E como citei Mirbeau:
“…Tenho notado, com poucas exceções, que as cidades, especialmente as cidades de trabalho e riqueza, que, como Antuérpia, são saídas para todas as humanidades, rapidamente unificam, em um único tipo, o caráter dos rostos… Agora parece que, em grandes aglomerações, todos os ricos se parecem, e também todos os pobres”.
Isso está em La 628-E8, um livro prodigioso cuja heroína é… um carro.
Pouco entretenimento urbano (Spengler novamente):
“A única forma de recreação, específica da cidade mundial, que a tensão intelectual conhece é o relaxamento, a ‘distração'”.

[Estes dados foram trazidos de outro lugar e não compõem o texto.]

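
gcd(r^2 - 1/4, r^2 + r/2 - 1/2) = r - 1/2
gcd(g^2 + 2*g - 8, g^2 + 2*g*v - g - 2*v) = 1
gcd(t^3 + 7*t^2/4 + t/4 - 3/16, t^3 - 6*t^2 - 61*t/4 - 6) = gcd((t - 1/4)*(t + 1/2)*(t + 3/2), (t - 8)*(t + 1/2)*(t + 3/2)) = t^2 + 2*t + 3/4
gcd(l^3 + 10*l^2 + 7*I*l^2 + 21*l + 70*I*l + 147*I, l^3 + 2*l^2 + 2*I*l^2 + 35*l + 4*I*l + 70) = l + 7*I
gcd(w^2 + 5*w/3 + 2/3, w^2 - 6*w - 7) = w + 1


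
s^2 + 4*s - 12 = (s - 2)*(s + 6)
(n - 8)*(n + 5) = n^2 - 3*n - 40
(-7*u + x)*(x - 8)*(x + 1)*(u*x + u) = -7*u^2*x^3 + 42*u^2*x^2 + 105*u^2*x + 56*u^2 + u*x^4 - 6*u*x^3 - 15*u*x^2 - 8*u*x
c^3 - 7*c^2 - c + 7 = (c - 7)*(c - 1)*(c + 1)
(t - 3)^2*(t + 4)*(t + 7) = t^4 + 5*t^3 - 29*t^2 - 69*t + 252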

E tudo leva logicamente à esterilidade que aflige todas as raças e povos do mundo neste século XXI, apaixonado por grandes substituições e pela falta de inteligência artificial. Spengler:
“E desse crescente desenraizamento do ser, dessa crescente tensão do ser desperto, resulta, como consequência suprema, um fenômeno preparado por muito tempo, abafado, que de repente se manifesta à luz clara da história para pôr fim a todo o espetáculo: a esterilidade do civilizado”.
Não é a cultura da morte do papa polonês, é “a virada metafísica em direção à morte” que Spengler incrimina com mais razão (isso explica por que todos os renascimentos cristãos previstos nos últimos dois séculos fracassaram):
“Esse fenômeno é impossível de ser entendido pela causalidade fisiológica, como a ciência moderna, por exemplo, tem tentado fazer diariamente. Pois ele implica absolutamente em uma virada metafísica em direção à morte. Sim, como indivíduo, mas como um tipo, como um coletivo, o último homem nas cidades do mundo não quer mais viver: a fobia da morte está extinta nesse organismo coletivo. O medo profundo e sombrio que domina o camponês, a ideia da morte de sua família e de seu nome, perdeu seu significado. Na continuidade do sangue, um parente próximo do mundo interior visível, não se sente mais o dever do sangue, a condição final do ser, uma fatalidade”.
Spengler seria acompanhado por Freud nesse ponto exato:
“As crianças estão desaparecidas não apenas porque seu nascimento se torna impossível, mas porque a inteligência extremamente avançada não encontra mais razões para sua própria existência.”
Esse é um problema ao qual os gregos e os romanos já estavam expostos (veja minha coleção sobre a decadência deles) e sobre o qual Ibn Khaldun escreveu longamente. A impossibilidade de repovoamento – na Rússia de hoje e em qualquer outro lugar – é evidente. As pessoas não estão mais dispostas ou aptas a fazer isso. O despovoamento da civilização niilista ocidental não é a necessidade de que falava Hitler a Rauschning: tornou-se um destino.